GingerSnaps
- First edition
- Author: Cathy Cassidy
- Language: English
- Genre: Young adult fiction
- Publisher: Puffin
- Publication date: 2008
- Publication place: United Kingdom
- Media type: Print (Hardback & Paperback)
- Pages: 229pp (first edition, hardback)
- ISBN: 9780141338927
- Preceded by: Lucky Star
- Followed by: Shine On, Daizy Star
- Website: www.cathycassidy.com/books/gingersnaps/

= GingerSnaps (novel) =

Book by Cathy Cassidy

GingerSnaps is a 2008 novel by Cathy Cassidy.

==Plot==
The story starts with Ginger, an overweight child with no friends and red hair. Then the book forwards to when she's 12, popular and confident, having lost weight, found makeup, and hair-straighteners, and with a best friend, Shannon. Ginger is happy, until she and Shannon befriend a lonely girl from Ginger's old school, Emily Croft. Ginger finds that Shannon likes Emily more than her, making her upset, and breaking their friendship.

Meanwhile, Ginger meets Sam, a boy at her school that doesn't wear uniform and ditches class often. Shannon doesn't like him and thinks he's weird (Ginger later says that Shannon doesn't like him because he's the only boy that doesn't fall to her feet) but Ginger starts to, and they are secretly together. Mr. Hunter, their English teacher (who everyone likes but Sam, and Shannon has a crush on) announces that they will make a school magazine (S'cool). Shannon is the Editor. After the magazine is completed, the students throw a release party which falls on Shannon's 13th birthday. Shannon's parents aren't home at the party, so some of her friends bring in beer, and soon everyone starts to get drunk except Emily and Ginger. Mr. Hunter arrives and tries to calm things down, but it doesn't work. Sam also comes and Shannon tells him to get lost and says that Ginger thinks he's weird and is too nice to tell him. Ginger is shocked and Sam gets hurt and leaves. Ginger ends up crying. Shannon gets rejected by Mr. Hunter and then becomes upset.

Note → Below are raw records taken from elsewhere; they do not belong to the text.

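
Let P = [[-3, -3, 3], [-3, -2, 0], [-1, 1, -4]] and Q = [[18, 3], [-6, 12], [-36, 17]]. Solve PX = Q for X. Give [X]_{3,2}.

-2

Since P multiplies X on the left, X = P⁻¹Q.
det P = -3, so P⁻¹ = [[-8/3, 3, -2], [4, -5, 3], [5/3, -2, 1]].
X = P⁻¹Q = [[-8/3, 3, -2], [4, -5, 3], [5/3, -2, 1]] · [[18, 3], [-6, 12], [-36, 17]] = [[6, -6], [-6, 3], [6, -2]].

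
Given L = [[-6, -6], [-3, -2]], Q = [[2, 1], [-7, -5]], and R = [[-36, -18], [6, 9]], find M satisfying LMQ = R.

M = [[5, 4], [-2, -4]]

Isolating M: multiply by L⁻¹ from the left and Q⁻¹ from the right, so M = L⁻¹RQ⁻¹.
det L = -6; the adjugate gives L⁻¹ = [[1/3, -1], [-1/2, 1]].
det Q = -3; the adjugate gives Q⁻¹ = [[5/3, 1/3], [-7/3, -2/3]].
L⁻¹R = [[-18, -15], [24, 18]].
M = (L⁻¹R)Q⁻¹ = [[5, 4], [-2, -4]].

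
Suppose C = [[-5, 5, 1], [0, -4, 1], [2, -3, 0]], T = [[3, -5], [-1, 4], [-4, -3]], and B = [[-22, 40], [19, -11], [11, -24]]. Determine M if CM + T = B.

CM = B − T = [[-25, 45], [20, -15], [15, -21]].
C is on the left of M, so left-multiply by C⁻¹: M = C⁻¹(B − T).
C has determinant 3; C⁻¹ = [[1, -1, 3], [2/3, -2/3, 5/3], [8/3, -5/3, 20/3]].
M = C⁻¹(B − T) = [[0, -3], [-5, 5], [0, 5]].

M = [[0, -3], [-5, 5], [0, 5]]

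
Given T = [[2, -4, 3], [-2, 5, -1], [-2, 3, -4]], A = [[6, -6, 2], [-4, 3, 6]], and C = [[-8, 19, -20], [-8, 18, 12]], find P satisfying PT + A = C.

PT = C − A = [[-14, 25, -22], [-4, 15, 6]].
Right-multiplying both sides by T⁻¹ gives P = (C − A)T⁻¹.
det T = 2, so T⁻¹ = [[-17/2, -7/2, -11/2], [-3, -1, -2], [2, 1, 1]].
P = (C − A)T⁻¹ = [[0, 2, 5], [1, 5, -2]].

P = [[0, 2, 5], [1, 5, -2]]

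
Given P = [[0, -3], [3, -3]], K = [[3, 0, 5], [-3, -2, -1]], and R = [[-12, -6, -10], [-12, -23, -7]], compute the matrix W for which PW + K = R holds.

PW = R − K = [[-15, -6, -15], [-9, -21, -6]].
Since P multiplies W on the left, W = P⁻¹(R − K).
P has determinant 9; P⁻¹ = [[-1/3, 1/3], [-1/3, 0]].
W = P⁻¹(R − K) = [[2, -5, 3], [5, 2, 5]].

W = [[2, -5, 3], [5, 2, 5]]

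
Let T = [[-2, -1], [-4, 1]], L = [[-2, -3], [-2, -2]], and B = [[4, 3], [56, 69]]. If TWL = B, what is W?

Left-multiply by T⁻¹ and right-multiply by L⁻¹: W = T⁻¹BL⁻¹.
det T = -6; the adjugate gives T⁻¹ = [[-1/6, -1/6], [-2/3, 1/3]].
det L = -2, so L⁻¹ = [[1, -3/2], [-1, 1]].
T⁻¹B = [[-10, -12], [16, 21]].
W = (T⁻¹B)L⁻¹ = [[2, 3], [-5, -3]].

W = [[2, 3], [-5, -3]]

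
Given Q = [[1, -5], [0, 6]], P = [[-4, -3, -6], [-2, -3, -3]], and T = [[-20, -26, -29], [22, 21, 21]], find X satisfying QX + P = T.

X = [[4, -3, -3], [4, 4, 4]]

QX = T − P = [[-16, -23, -23], [24, 24, 24]].
Q is on the left of X, so left-multiply by Q⁻¹: X = Q⁻¹(T − P).
det Q = 6; the adjugate gives Q⁻¹ = [[1, 5/6], [0, 1/6]].
X = Q⁻¹(T − P) = [[4, -3, -3], [4, 4, 4]].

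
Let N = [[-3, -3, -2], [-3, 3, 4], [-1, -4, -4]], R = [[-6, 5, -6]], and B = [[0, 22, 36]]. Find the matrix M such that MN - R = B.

MN = B + R = [[-6, 27, 30]].
Since N sits to the right of M, M = (B + R)N⁻¹.
N has determinant 6; N⁻¹ = [[2/3, -2/3, -1], [-8/3, 5/3, 3], [5/2, -3/2, -3]].
M = (B + R)N⁻¹ = [[-1, 4, -3]].

M = [[-1, 4, -3]]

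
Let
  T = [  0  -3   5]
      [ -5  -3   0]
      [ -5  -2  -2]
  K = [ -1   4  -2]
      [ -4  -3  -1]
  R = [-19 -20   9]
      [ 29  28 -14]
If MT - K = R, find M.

MT = R + K = [[-20, -16, 7], [25, 25, -15]].
Right-multiplying both sides by T⁻¹ gives M = (R + K)T⁻¹.
T has determinant 5; T⁻¹ = [[6/5, -16/5, 3], [-2, 5, -5], [-1, 3, -3]].
M = (R + K)T⁻¹ = [[1, 5, -1], [-5, 0, -5]].

M = [[1, 5, -1], [-5, 0, -5]]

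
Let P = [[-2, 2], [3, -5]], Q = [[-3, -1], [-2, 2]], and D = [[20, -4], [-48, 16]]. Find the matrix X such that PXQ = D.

Isolating X: multiply by P⁻¹ from the left and Q⁻¹ from the right, so X = P⁻¹DQ⁻¹.
det P = 4, so P⁻¹ = [[-5/4, -1/2], [-3/4, -1/2]].
Q has determinant -8; Q⁻¹ = [[-1/4, -1/8], [-1/4, 3/8]].
P⁻¹D = [[-1, -3], [9, -5]].
X = (P⁻¹D)Q⁻¹ = [[1, -1], [-1, -3]].

X = [[1, -1], [-1, -3]]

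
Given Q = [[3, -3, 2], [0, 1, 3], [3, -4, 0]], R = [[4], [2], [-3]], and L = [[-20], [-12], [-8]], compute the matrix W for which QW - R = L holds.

QW = L + R = [[-16], [-10], [-11]].
Q is on the left of W, so left-multiply by Q⁻¹: W = Q⁻¹(L + R).
det Q = 3, so Q⁻¹ = [[4, -8/3, -11/3], [3, -2, -3], [-1, 1, 1]].
W = Q⁻¹(L + R) = [[3], [5], [-5]].

W = [[3], [5], [-5]]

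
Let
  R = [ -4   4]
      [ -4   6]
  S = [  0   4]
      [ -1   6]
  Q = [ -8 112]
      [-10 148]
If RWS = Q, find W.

Left-multiply by R⁻¹ and right-multiply by S⁻¹: W = R⁻¹QS⁻¹.
det R = -8; the adjugate gives R⁻¹ = [[-3/4, 1/2], [-1/2, 1/2]].
det S = 4, so S⁻¹ = [[3/2, -1], [1/4, 0]].
R⁻¹Q = [[1, -10], [-1, 18]].
W = (R⁻¹Q)S⁻¹ = [[-1, -1], [3, 1]].

W = [[-1, -1], [3, 1]]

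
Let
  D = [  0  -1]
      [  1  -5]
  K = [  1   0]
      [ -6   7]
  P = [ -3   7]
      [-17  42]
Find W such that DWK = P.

W = [[4, 1], [-3, -1]]

W = D⁻¹PK⁻¹ (apply D⁻¹ on the left and K⁻¹ on the right).
D has determinant 1; D⁻¹ = [[-5, 1], [-1, 0]].
det K = 7; the adjugate gives K⁻¹ = [[1, 0], [6/7, 1/7]].
D⁻¹P = [[-2, 7], [3, -7]].
W = (D⁻¹P)K⁻¹ = [[4, 1], [-3, -1]].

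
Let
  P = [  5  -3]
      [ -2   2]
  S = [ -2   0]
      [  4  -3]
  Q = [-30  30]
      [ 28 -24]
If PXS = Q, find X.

X = P⁻¹QS⁻¹ (apply P⁻¹ on the left and S⁻¹ on the right).
P has determinant 4; P⁻¹ = [[1/2, 3/4], [1/2, 5/4]].
det S = 6, so S⁻¹ = [[-1/2, 0], [-2/3, -1/3]].
P⁻¹Q = [[6, -3], [20, -15]].
X = (P⁻¹Q)S⁻¹ = [[-1, 1], [0, 5]].

X = [[-1, 1], [0, 5]]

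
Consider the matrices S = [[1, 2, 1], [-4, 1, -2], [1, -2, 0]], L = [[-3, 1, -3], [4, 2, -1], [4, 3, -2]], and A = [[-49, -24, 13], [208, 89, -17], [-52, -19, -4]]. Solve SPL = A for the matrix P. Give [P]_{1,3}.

Isolating P: multiply by S⁻¹ from the left and L⁻¹ from the right, so P = S⁻¹AL⁻¹.
S has determinant -1; S⁻¹ = [[4, 2, 5], [2, 1, 2], [-7, -4, -9]].
det L = -5; the adjugate gives L⁻¹ = [[1/5, 7/5, -1], [-4/5, -18/5, 3], [-4/5, -13/5, 2]].
S⁻¹A = [[-40, -13, -2], [6, 3, 1], [-21, -17, 13]].
P = (S⁻¹A)L⁻¹ = [[4, -4, -3], [-2, -5, 5], [-1, -2, -4]].

-3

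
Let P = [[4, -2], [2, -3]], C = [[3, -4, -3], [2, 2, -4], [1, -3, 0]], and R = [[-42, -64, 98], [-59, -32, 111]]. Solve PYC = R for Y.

Isolating Y: multiply by P⁻¹ from the left and C⁻¹ from the right, so Y = P⁻¹RC⁻¹.
det P = -8, so P⁻¹ = [[3/8, -1/4], [1/4, -1/2]].
det C = 4, so C⁻¹ = [[-3, 9/4, 11/2], [-1, 3/4, 3/2], [-2, 5/4, 7/2]].
P⁻¹R = [[-1, -16, 9], [19, 0, -31]].
Y = (P⁻¹R)C⁻¹ = [[1, -3, 2], [5, 4, -4]].

Y = [[1, -3, 2], [5, 4, -4]]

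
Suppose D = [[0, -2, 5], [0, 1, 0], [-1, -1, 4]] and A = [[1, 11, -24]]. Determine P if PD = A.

P = [[-4, 2, -1]]

D is on the right of P, so right-multiply by D⁻¹: P = AD⁻¹.
det D = 5, so D⁻¹ = [[4/5, 3/5, -1], [0, 1, 0], [1/5, 2/5, 0]].
P = AD⁻¹ = [[1, 11, -24]] · [[4/5, 3/5, -1], [0, 1, 0], [1/5, 2/5, 0]] = [[-4, 2, -1]].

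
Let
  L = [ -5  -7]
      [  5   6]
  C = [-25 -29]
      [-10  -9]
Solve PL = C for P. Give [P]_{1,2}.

Right-multiplying both sides by L⁻¹ gives P = CL⁻¹.
det L = 5, so L⁻¹ = [[6/5, 7/5], [-1, -1]].
P = CL⁻¹ = [[-25, -29], [-10, -9]] · [[6/5, 7/5], [-1, -1]] = [[-1, -6], [-3, -5]].

-6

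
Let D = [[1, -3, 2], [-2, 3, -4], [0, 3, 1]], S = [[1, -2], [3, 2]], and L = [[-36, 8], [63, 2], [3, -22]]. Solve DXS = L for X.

X = [[-3, -4], [3, 0], [0, -2]]

Isolating X: multiply by D⁻¹ from the left and S⁻¹ from the right, so X = D⁻¹LS⁻¹.
det D = -3; the adjugate gives D⁻¹ = [[-5, -3, -2], [-2/3, -1/3, 0], [2, 1, 1]].
det S = 8; the adjugate gives S⁻¹ = [[1/4, 1/4], [-3/8, 1/8]].
D⁻¹L = [[-15, -2], [3, -6], [-6, -4]].
X = (D⁻¹L)S⁻¹ = [[-3, -4], [3, 0], [0, -2]].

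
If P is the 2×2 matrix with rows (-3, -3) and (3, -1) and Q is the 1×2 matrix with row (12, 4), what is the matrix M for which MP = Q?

P is on the right of M, so right-multiply by P⁻¹: M = QP⁻¹.
P has determinant 12; P⁻¹ = [[-1/12, 1/4], [-1/4, -1/4]].
M = QP⁻¹ = [[12, 4]] · [[-1/12, 1/4], [-1/4, -1/4]] = [[-2, 2]].

M = [[-2, 2]]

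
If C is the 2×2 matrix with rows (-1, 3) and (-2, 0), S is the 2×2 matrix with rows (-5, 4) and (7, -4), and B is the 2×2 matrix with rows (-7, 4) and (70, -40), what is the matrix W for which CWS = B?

Isolating W: multiply by C⁻¹ from the left and S⁻¹ from the right, so W = C⁻¹BS⁻¹.
det C = 6; the adjugate gives C⁻¹ = [[0, -1/2], [1/3, -1/6]].
det S = -8; the adjugate gives S⁻¹ = [[1/2, 1/2], [7/8, 5/8]].
C⁻¹B = [[-35, 20], [-14, 8]].
W = (C⁻¹B)S⁻¹ = [[0, -5], [0, -2]].

W = [[0, -5], [0, -2]]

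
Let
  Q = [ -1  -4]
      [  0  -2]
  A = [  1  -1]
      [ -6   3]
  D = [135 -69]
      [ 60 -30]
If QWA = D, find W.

W = [[-3, 2], [0, 5]]

Isolating W: multiply by Q⁻¹ from the left and A⁻¹ from the right, so W = Q⁻¹DA⁻¹.
Q has determinant 2; Q⁻¹ = [[-1, 2], [0, -1/2]].
det A = -3, so A⁻¹ = [[-1, -1/3], [-2, -1/3]].
Q⁻¹D = [[-15, 9], [-30, 15]].
W = (Q⁻¹D)A⁻¹ = [[-3, 2], [0, 5]].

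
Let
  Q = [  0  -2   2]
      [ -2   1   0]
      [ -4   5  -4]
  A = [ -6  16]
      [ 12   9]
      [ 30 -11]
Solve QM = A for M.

M = [[-3, -6], [6, -3], [3, 5]]

Q is on the left of M, so left-multiply by Q⁻¹: M = Q⁻¹A.
det Q = 4; the adjugate gives Q⁻¹ = [[-1, 1/2, -1/2], [-2, 2, -1], [-3/2, 2, -1]].
M = Q⁻¹A = [[-1, 1/2, -1/2], [-2, 2, -1], [-3/2, 2, -1]] · [[-6, 16], [12, 9], [30, -11]] = [[-3, -6], [6, -3], [3, 5]].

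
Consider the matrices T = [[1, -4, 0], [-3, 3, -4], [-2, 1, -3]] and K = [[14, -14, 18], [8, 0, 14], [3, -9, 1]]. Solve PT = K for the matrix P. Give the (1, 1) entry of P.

Since T sits to the right of P, P = KT⁻¹.
T has determinant -1; T⁻¹ = [[5, 12, -16], [1, 3, -4], [-3, -7, 9]].
P = KT⁻¹ = [[14, -14, 18], [8, 0, 14], [3, -9, 1]] · [[5, 12, -16], [1, 3, -4], [-3, -7, 9]] = [[2, 0, -6], [-2, -2, -2], [3, 2, -3]].

2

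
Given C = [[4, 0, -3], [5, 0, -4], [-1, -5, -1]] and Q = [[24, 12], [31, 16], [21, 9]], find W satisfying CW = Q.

W = [[3, 0], [-4, -1], [-4, -4]]

C is on the left of W, so left-multiply by C⁻¹: W = C⁻¹Q.
det C = -5, so C⁻¹ = [[4, -3, 0], [-9/5, 7/5, -1/5], [5, -4, 0]].
W = C⁻¹Q = [[4, -3, 0], [-9/5, 7/5, -1/5], [5, -4, 0]] · [[24, 12], [31, 16], [21, 9]] = [[3, 0], [-4, -1], [-4, -4]].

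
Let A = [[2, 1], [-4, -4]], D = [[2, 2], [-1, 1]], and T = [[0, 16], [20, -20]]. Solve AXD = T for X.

X = [[4, 3], [-4, 2]]

Isolating X: multiply by A⁻¹ from the left and D⁻¹ from the right, so X = A⁻¹TD⁻¹.
A has determinant -4; A⁻¹ = [[1, 1/4], [-1, -1/2]].
D has determinant 4; D⁻¹ = [[1/4, -1/2], [1/4, 1/2]].
A⁻¹T = [[5, 11], [-10, -6]].
X = (A⁻¹T)D⁻¹ = [[4, 3], [-4, 2]].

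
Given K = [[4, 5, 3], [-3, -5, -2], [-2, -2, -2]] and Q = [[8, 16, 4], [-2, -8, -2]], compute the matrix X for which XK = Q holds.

X = [[0, -4, 2], [6, 6, 4]]

Since K sits to the right of X, X = QK⁻¹.
det K = 2; the adjugate gives K⁻¹ = [[3, 2, 5/2], [-1, -1, -1/2], [-2, -1, -5/2]].
X = QK⁻¹ = [[8, 16, 4], [-2, -8, -2]] · [[3, 2, 5/2], [-1, -1, -1/2], [-2, -1, -5/2]] = [[0, -4, 2], [6, 6, 4]].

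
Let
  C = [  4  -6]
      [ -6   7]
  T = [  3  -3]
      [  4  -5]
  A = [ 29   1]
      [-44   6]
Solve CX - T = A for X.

X = [[2, 1], [-4, 1]]

CX = A + T = [[32, -2], [-40, 1]].
C is on the left of X, so left-multiply by C⁻¹: X = C⁻¹(A + T).
det C = -8, so C⁻¹ = [[-7/8, -3/4], [-3/4, -1/2]].
X = C⁻¹(A + T) = [[2, 1], [-4, 1]].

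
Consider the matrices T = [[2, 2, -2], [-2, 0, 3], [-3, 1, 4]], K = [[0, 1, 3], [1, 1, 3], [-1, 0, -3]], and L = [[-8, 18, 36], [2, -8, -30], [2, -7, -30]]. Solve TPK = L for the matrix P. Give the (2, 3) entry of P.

Isolating P: multiply by T⁻¹ from the left and K⁻¹ from the right, so P = T⁻¹LK⁻¹.
det T = -4, so T⁻¹ = [[3/4, 5/2, -3/2], [1/4, -1/2, 1/2], [1/2, 2, -1]].
det K = 3, so K⁻¹ = [[-1, 1, 0], [0, 1, 1], [1/3, -1/3, -1/3]].
T⁻¹L = [[-4, 4, -3], [-2, 5, 9], [-2, 0, -12]].
P = (T⁻¹L)K⁻¹ = [[3, 1, 5], [5, 0, 2], [-2, 2, 4]].

2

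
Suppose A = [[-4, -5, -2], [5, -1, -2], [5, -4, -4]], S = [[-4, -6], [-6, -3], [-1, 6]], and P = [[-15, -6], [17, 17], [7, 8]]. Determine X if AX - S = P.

X = [[2, 2], [3, 2], [-2, -3]]

AX = P + S = [[-19, -12], [11, 14], [6, 14]].
Since A multiplies X on the left, X = A⁻¹(P + S).
det A = -4, so A⁻¹ = [[1, 3, -2], [-5/2, -13/2, 9/2], [15/4, 41/4, -29/4]].
X = A⁻¹(P + S) = [[2, 2], [3, 2], [-2, -3]].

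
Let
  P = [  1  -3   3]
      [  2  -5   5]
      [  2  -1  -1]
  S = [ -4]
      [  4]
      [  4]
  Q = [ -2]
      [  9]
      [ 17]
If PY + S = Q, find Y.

PY = Q − S = [[2], [5], [13]].
Since P multiplies Y on the left, Y = P⁻¹(Q − S).
det P = -2; the adjugate gives P⁻¹ = [[-5, 3, 0], [-6, 7/2, -1/2], [-4, 5/2, -1/2]].
Y = P⁻¹(Q − S) = [[5], [-1], [-2]].

Y = [[5], [-1], [-2]]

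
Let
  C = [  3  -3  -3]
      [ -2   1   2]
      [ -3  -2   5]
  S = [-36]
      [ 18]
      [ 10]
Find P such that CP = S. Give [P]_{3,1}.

2

C is on the left of P, so left-multiply by C⁻¹: P = C⁻¹S.
det C = -6, so C⁻¹ = [[-3/2, -7/2, 1/2], [-2/3, -1, 0], [-7/6, -5/2, 1/2]].
P = C⁻¹S = [[-3/2, -7/2, 1/2], [-2/3, -1, 0], [-7/6, -5/2, 1/2]] · [[-36], [18], [10]] = [[-4], [6], [2]].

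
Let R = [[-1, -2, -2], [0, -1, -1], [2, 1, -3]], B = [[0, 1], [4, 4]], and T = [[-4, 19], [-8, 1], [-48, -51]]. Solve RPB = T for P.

Left-multiply by R⁻¹ and right-multiply by B⁻¹: P = R⁻¹TB⁻¹.
det R = -4; the adjugate gives R⁻¹ = [[-1, 2, 0], [1/2, -7/4, 1/4], [-1/2, 3/4, -1/4]].
det B = -4, so B⁻¹ = [[-1, 1/4], [1, 0]].
R⁻¹T = [[-12, -17], [0, -5], [8, 4]].
P = (R⁻¹T)B⁻¹ = [[-5, -3], [-5, 0], [-4, 2]].

P = [[-5, -3], [-5, 0], [-4, 2]]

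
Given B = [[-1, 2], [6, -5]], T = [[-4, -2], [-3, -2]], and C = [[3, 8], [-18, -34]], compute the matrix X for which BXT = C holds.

X = [[-3, 5], [3, -4]]

X = B⁻¹CT⁻¹ (apply B⁻¹ on the left and T⁻¹ on the right).
B has determinant -7; B⁻¹ = [[5/7, 2/7], [6/7, 1/7]].
det T = 2; the adjugate gives T⁻¹ = [[-1, 1], [3/2, -2]].
B⁻¹C = [[-3, -4], [0, 2]].
X = (B⁻¹C)T⁻¹ = [[-3, 5], [3, -4]].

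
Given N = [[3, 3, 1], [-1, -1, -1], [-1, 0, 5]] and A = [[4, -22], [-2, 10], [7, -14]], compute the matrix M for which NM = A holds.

Since N multiplies M on the left, M = N⁻¹A.
N has determinant 2; N⁻¹ = [[-5/2, -15/2, -1], [3, 8, 1], [-1/2, -3/2, 0]].
M = N⁻¹A = [[-5/2, -15/2, -1], [3, 8, 1], [-1/2, -3/2, 0]] · [[4, -22], [-2, 10], [7, -14]] = [[-2, -6], [3, 0], [1, -4]].

M = [[-2, -6], [3, 0], [1, -4]]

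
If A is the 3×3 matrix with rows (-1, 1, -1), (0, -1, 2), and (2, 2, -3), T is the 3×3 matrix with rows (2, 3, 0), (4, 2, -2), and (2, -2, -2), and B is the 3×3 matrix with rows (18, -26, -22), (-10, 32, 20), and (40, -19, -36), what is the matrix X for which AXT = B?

X = [[1, 2, -3], [2, 5, 5], [5, 1, -1]]

X = A⁻¹BT⁻¹ (apply A⁻¹ on the left and T⁻¹ on the right).
det A = 3; the adjugate gives A⁻¹ = [[-1/3, 1/3, 1/3], [4/3, 5/3, 2/3], [2/3, 4/3, 1/3]].
T has determinant -4; T⁻¹ = [[2, -3/2, 3/2], [-1, 1, -1], [3, -5/2, 2]].
A⁻¹B = [[4, 13, 2], [34, 6, -20], [12, 19, 0]].
X = (A⁻¹B)T⁻¹ = [[1, 2, -3], [2, 5, 5], [5, 1, -1]].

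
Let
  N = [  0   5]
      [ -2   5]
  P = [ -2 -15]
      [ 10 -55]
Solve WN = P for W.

N is on the right of W, so right-multiply by N⁻¹: W = PN⁻¹.
N has determinant 10; N⁻¹ = [[1/2, -1/2], [1/5, 0]].
W = PN⁻¹ = [[-2, -15], [10, -55]] · [[1/2, -1/2], [1/5, 0]] = [[-4, 1], [-6, -5]].

W = [[-4, 1], [-6, -5]]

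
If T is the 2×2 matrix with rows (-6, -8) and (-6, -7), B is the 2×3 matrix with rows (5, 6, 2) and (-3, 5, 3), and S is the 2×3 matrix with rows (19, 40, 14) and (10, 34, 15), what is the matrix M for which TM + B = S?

TM = S − B = [[14, 34, 12], [13, 29, 12]].
Since T multiplies M on the left, M = T⁻¹(S − B).
det T = -6, so T⁻¹ = [[7/6, -4/3], [-1, 1]].
M = T⁻¹(S − B) = [[-1, 1, -2], [-1, -5, 0]].

M = [[-1, 1, -2], [-1, -5, 0]]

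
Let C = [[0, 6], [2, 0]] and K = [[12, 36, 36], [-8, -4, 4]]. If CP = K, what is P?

Since C multiplies P on the left, P = C⁻¹K.
det C = -12; the adjugate gives C⁻¹ = [[0, 1/2], [1/6, 0]].
P = C⁻¹K = [[0, 1/2], [1/6, 0]] · [[12, 36, 36], [-8, -4, 4]] = [[-4, -2, 2], [2, 6, 6]].

P = [[-4, -2, 2], [2, 6, 6]]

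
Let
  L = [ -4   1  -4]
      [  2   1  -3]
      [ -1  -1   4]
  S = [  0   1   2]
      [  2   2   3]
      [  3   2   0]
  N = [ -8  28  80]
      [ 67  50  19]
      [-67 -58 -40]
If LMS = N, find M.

M = L⁻¹NS⁻¹ (apply L⁻¹ on the left and S⁻¹ on the right).
det L = -5, so L⁻¹ = [[-1/5, 0, -1/5], [1, 4, 4], [1/5, 1, 6/5]].
S has determinant 5; S⁻¹ = [[-6/5, 4/5, -1/5], [9/5, -6/5, 4/5], [-2/5, 3/5, -2/5]].
L⁻¹N = [[15, 6, -8], [-8, -4, -4], [-15, -14, -13]].
M = (L⁻¹N)S⁻¹ = [[-4, 0, 5], [4, -4, 0], [-2, -3, -3]].

M = [[-4, 0, 5], [4, -4, 0], [-2, -3, -3]]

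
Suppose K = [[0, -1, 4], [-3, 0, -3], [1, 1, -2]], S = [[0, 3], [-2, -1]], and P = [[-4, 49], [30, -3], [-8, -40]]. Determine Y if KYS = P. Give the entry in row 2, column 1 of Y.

-5

Left-multiply by K⁻¹ and right-multiply by S⁻¹: Y = K⁻¹PS⁻¹.
det K = -3, so K⁻¹ = [[-1, -2/3, -1], [3, 4/3, 4], [1, 1/3, 1]].
det S = 6, so S⁻¹ = [[-1/6, -1/2], [1/3, 0]].
K⁻¹P = [[-8, -7], [-4, -17], [-2, 8]].
Y = (K⁻¹P)S⁻¹ = [[-1, 4], [-5, 2], [3, 1]].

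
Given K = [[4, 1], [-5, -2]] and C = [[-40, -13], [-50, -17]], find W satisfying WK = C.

W = [[-5, 4], [-5, 6]]

Since K sits to the right of W, W = CK⁻¹.
K has determinant -3; K⁻¹ = [[2/3, 1/3], [-5/3, -4/3]].
W = CK⁻¹ = [[-40, -13], [-50, -17]] · [[2/3, 1/3], [-5/3, -4/3]] = [[-5, 4], [-5, 6]].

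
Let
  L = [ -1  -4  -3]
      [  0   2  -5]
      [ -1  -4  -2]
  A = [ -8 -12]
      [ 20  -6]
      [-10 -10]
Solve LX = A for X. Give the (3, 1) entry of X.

Left-multiplying both sides by L⁻¹ gives X = L⁻¹A.
L has determinant -2; L⁻¹ = [[12, -2, -13], [-5/2, 1/2, 5/2], [-1, 0, 1]].
X = L⁻¹A = [[12, -2, -13], [-5/2, 1/2, 5/2], [-1, 0, 1]] · [[-8, -12], [20, -6], [-10, -10]] = [[-6, -2], [5, 2], [-2, 2]].

-2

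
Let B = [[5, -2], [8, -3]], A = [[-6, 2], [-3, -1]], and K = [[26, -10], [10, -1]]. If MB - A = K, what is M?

MB = K + A = [[20, -8], [7, -2]].
Since B sits to the right of M, M = (K + A)B⁻¹.
B has determinant 1; B⁻¹ = [[-3, 2], [-8, 5]].
M = (K + A)B⁻¹ = [[4, 0], [-5, 4]].

M = [[4, 0], [-5, 4]]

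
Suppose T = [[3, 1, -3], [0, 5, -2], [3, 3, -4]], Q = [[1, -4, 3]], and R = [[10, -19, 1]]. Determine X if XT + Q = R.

X = [[2, -4, 1]]

XT = R − Q = [[9, -15, -2]].
Since T sits to the right of X, X = (R − Q)T⁻¹.
T has determinant -3; T⁻¹ = [[14/3, 5/3, -13/3], [2, 1, -2], [5, 2, -5]].
X = (R − Q)T⁻¹ = [[2, -4, 1]].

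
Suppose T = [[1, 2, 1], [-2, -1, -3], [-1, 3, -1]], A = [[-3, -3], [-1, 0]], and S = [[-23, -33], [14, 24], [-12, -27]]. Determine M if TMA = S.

Left-multiply by T⁻¹ and right-multiply by A⁻¹: M = T⁻¹SA⁻¹.
det T = 5; the adjugate gives T⁻¹ = [[2, 1, -1], [1/5, 0, 1/5], [-7/5, -1, 3/5]].
det A = -3; the adjugate gives A⁻¹ = [[0, -1], [-1/3, 1]].
T⁻¹S = [[-20, -15], [-7, -12], [11, 6]].
M = (T⁻¹S)A⁻¹ = [[5, 5], [4, -5], [-2, -5]].

M = [[5, 5], [4, -5], [-2, -5]]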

Soon a fight starts up when the student photographer, Jas Kapoor, starts taking pictures of the party (part of his idea for the next issue of the magazine, "The truth behind teen parties") and he takes a picture of Andy Collins drinking and smoking with Shannon on his leg and also a picture of Ginger and Sam about to kiss under the staircase. Soon a neighbour calls the police, and Ginger calls Shannon's parents. Back at school, Ginger gets called to the principal's office. Her parents are called in too. She doesn't know what she is in trouble for. The principal brings out a picture from the party with Mr. Hunter and his arm over her shoulder (which was just Mr. Hunter trying to comfort her after everything started to go wrong) and they ask her many questions but when Jas Kapoor was called in, he said that the picture was edited and this never happened. Soon Shannon starts telling everyone lies about Mr. Hunter that he was after herself and Ginger, and parents get worried about having Mr. Hunter teaching their children. Soon Mr. Hunter leaves, even though he didn't do anything. Six weeks after the party, Shannon talks to Ginger saying that she should come hang out with her again (Ginger has become friends with people Shannon call 'freaks', Sam and Ginger and has now started dating openly) but Ginger refuses, and later thinks that Shannon is the one at loss.

Afterwards, Shannon gets a new 'friend' Nisha Choudhury, which in Ginger's words, is 'an experiment, like Emily, and me.' But Ginger is happy with her new boyfriend Sam and the band all of them started.